A expectativa de uma intensa participação dos jovens, que representam um terço do eleitorado, e a péssima avaliação do presidente Mario Abdo Benítez­ aumentam as chances de mudança no comando do país, mas o peso da tradição não pode ser ignorado. O Partido Colorado governa o Paraguai de forma quase ininterrupta há praticamente 70 anos, incluída a ditadura de Alfredo ­Stroessner. A única derrota da legenda aconteceu em 2008, quando o outsider Fernando Lugo conquistou a Presidência. Derrotados nas urnas, os colorados armaram, no entanto, um golpe no Parlamento e abreviaram o mandato de ­Lugo, em uma das mais despudoradas maquinações na infame história dos ­impeachments praticados na ­América do Sul.

Tanto Lugo, reconhecida liderança da esquerda local, quanto Abdo, rompido com uma ala da própria sigla, foram coadjuvantes na campanha deste ano. Assim como os eleitores, privados dos debates entre candidatos. As urgências da população, entre elas o aumento do custo de vida, o acesso à aposentadoria – estima-se que oito em cada dez paraguaios estejam fora do sistema de pensões – e as carências no atendimento à saúde, evidenciadas na pandemia e recorrentes no cotidiano do sistema público, acabaram ofuscadas pelo onipresente tema da corrupção. Assunto no qual se destaca o líder colorado e ­ex-presidente Horácio Cartes.

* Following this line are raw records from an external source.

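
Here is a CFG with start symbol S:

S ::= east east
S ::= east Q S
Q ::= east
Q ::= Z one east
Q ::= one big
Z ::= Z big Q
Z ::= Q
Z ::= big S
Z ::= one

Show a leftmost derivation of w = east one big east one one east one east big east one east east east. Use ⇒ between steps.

S ⇒ east Q S   [S ::= east Q S]
east Q S ⇒ east one big S   [Q ::= one big]
east one big S ⇒ east one big east Q S   [S ::= east Q S]
east one big east Q S ⇒ east one big east Z one east S   [Q ::= Z one east]
east one big east Z one east S ⇒ east one big east Z big Q one east S   [Z ::= Z big Q]
east one big east Z big Q one east S ⇒ east one big east Q big Q one east S   [Z ::= Q]
east one big east Q big Q one east S ⇒ east one big east Z one east big Q one east S   [Q ::= Z one east]
east one big east Z one east big Q one east S ⇒ east one big east Q one east big Q one east S   [Z ::= Q]
east one big east Q one east big Q one east S ⇒ east one big east Z one east one east big Q one east S   [Q ::= Z one east]
east one big east Z one east one east big Q one east S ⇒ east one big east one one east one east big Q one east S   [Z ::= one]
east one big east one one east one east big Q one east S ⇒ east one big east one one east one east big east one east S   [Q ::= east]
east one big east one one east one east big east one east S ⇒ east one big east one one east one east big east one east east east   [S ::= east east]

S ⇒ east Q S ⇒ east one big S ⇒ east one big east Q S ⇒ east one big east Z one east S ⇒ east one big east Z big Q one east S ⇒ east one big east Q big Q one east S ⇒ east one big east Z one east big Q one east S ⇒ east one big east Q one east big Q one east S ⇒ east one big east Z one east one east big Q one east S ⇒ east one big east one one east one east big Q one east S ⇒ east one big east one one east one east big east one east S ⇒ east one big east one one east one east big east one east east east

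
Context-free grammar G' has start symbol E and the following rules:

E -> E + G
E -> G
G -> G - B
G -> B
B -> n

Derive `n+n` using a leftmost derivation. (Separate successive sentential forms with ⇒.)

E⇒E+G⇒G+G⇒B+G⇒n+G⇒n+B⇒n+n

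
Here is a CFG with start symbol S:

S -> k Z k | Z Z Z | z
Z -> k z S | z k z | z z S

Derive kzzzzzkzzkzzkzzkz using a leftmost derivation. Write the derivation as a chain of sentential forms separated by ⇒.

S ⇒ ZZZ   [S -> Z Z Z]
ZZZ ⇒ kzSZZ   [Z -> k z S]
kzSZZ ⇒ kzzZZ   [S -> z]
kzzZZ ⇒ kzzzzSZ   [Z -> z z S]
kzzzzSZ ⇒ kzzzzZZZZ   [S -> Z Z Z]
kzzzzZZZZ ⇒ kzzzzzkzZZZ   [Z -> z k z]
kzzzzzkzZZZ ⇒ kzzzzzkzzkzZZ   [Z -> z k z]
kzzzzzkzzkzZZ ⇒ kzzzzzkzzkzzkzZ   [Z -> z k z]
kzzzzzkzzkzzkzZ ⇒ kzzzzzkzzkzzkzzkz   [Z -> z k z]

S⇒ZZZ⇒kzSZZ⇒kzzZZ⇒kzzzzSZ⇒kzzzzZZZZ⇒kzzzzzkzZZZ⇒kzzzzzkzzkzZZ⇒kzzzzzkzzkzzkzZ⇒kzzzzzkzzkzzkzzkz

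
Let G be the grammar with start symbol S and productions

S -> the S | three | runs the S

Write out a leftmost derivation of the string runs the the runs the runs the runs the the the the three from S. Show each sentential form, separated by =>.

S => runs the S => runs the the S => runs the the runs the S => runs the the runs the runs the S => runs the the runs the runs the runs the S => runs the the runs the runs the runs the the S => runs the the runs the runs the runs the the the S => runs the the runs the runs the runs the the the the S => runs the the runs the runs the runs the the the the three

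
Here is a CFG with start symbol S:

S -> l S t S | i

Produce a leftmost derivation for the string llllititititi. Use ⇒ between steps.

S ⇒ lStS   [S -> l S t S]
lStS ⇒ llStStS   [S -> l S t S]
llStStS ⇒ lllStStStS   [S -> l S t S]
lllStStStS ⇒ llllStStStStS   [S -> l S t S]
llllStStStStS ⇒ llllitStStStS   [S -> i]
llllitStStStS ⇒ llllititStStS   [S -> i]
llllititStStS ⇒ llllitititStS   [S -> i]
llllitititStS ⇒ llllititititS   [S -> i]
llllititititS ⇒ llllititititi   [S -> i]

S ⇒ lStS ⇒ llStStS ⇒ lllStStStS ⇒ llllStStStStS ⇒ llllitStStStS ⇒ llllititStStS ⇒ llllitititStS ⇒ llllititititS ⇒ llllititititi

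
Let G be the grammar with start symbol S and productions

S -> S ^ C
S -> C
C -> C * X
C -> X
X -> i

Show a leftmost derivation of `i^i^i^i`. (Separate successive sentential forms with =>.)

S => S^C => S^C^C => S^C^C^C => C^C^C^C => X^C^C^C => i^C^C^C => i^X^C^C => i^i^C^C => i^i^X^C => i^i^i^C => i^i^i^X => i^i^i^i

S => S^C   [S -> S ^ C]
S^C => S^C^C   [S -> S ^ C]
S^C^C => S^C^C^C   [S -> S ^ C]
S^C^C^C => C^C^C^C   [S -> C]
C^C^C^C => X^C^C^C   [C -> X]
X^C^C^C => i^C^C^C   [X -> i]
i^C^C^C => i^X^C^C   [C -> X]
i^X^C^C => i^i^C^C   [X -> i]
i^i^C^C => i^i^X^C   [C -> X]
i^i^X^C => i^i^i^C   [X -> i]
i^i^i^C => i^i^i^X   [C -> X]
i^i^i^X => i^i^i^i   [X -> i]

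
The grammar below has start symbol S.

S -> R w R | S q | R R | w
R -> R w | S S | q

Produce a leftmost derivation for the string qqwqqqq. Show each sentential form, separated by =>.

S => Sq => Sqq => Sqqq => RRqqq => SSRqqq => RRSRqqq => qRSRqqq => qqSRqqq => qqwRqqq => qqwqqqq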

Conhecido pela alcunha de El Patron, o empresário colorado com atuação em diversos ramos, da comunicação à produção de tabaco, é acusado, entre outros crimes, de lavagem de dinheiro e sonegação de impostos. Suas contas foram bloqueadas pelos Estados Unidos e muitos dos produtos ilegais, especialmente cigarros, distribuídos por seu império teriam o Brasil como destino. Cartes seria uma âncora para Peña? “Ainda somos a melhor opção. Os grandes partidos construíram o ­Paraguai, tudo o que temos é graças ao grupo que fez obras, entre as quais ­Itaipu, uma das maiores empresas do mundo construída por um colorado. Trabalhamos pela ­unidade da sociedade”, garante Daniel Benítez, candidato a deputado, desconfiado dos levantamentos que apontam as chances de vitória dos adversários.

Em eleição de turno único, os paraguaios escolhem o próximo presidente no domingo 30

Algumas das pesquisas sugerem uma arrancada final de Cubas, cuja candidatura, supostamente, tem atraído os indecisos. Ancorado nas redes sociais, no discurso belicista e violento – certa vez, externou o desejo de matar 100 mil brasileiros – e na crítica ao sistema, a imitação de Bolsonaro tenta captar a frustração de um país excessivamente dependente da usina binacional de Itaipu e do agronegócio tupiniquim. “Decidi apoiar Payo, apesar de muitos dizerem que jogarei o voto fora por ele ser um candidato sem estrutura. Conheço muitos com a mesma linha de pensamento. Meus familiares votarão nos colorados, mas estou cansado desses governos. Alegre diz que colocará Cartes na cadeia, mas isso em nada resolve os nossos problemas”, afirma ­Martin Sanabria, mototaxista de 57 anos de ­Caaguazú, cidade na região oeste.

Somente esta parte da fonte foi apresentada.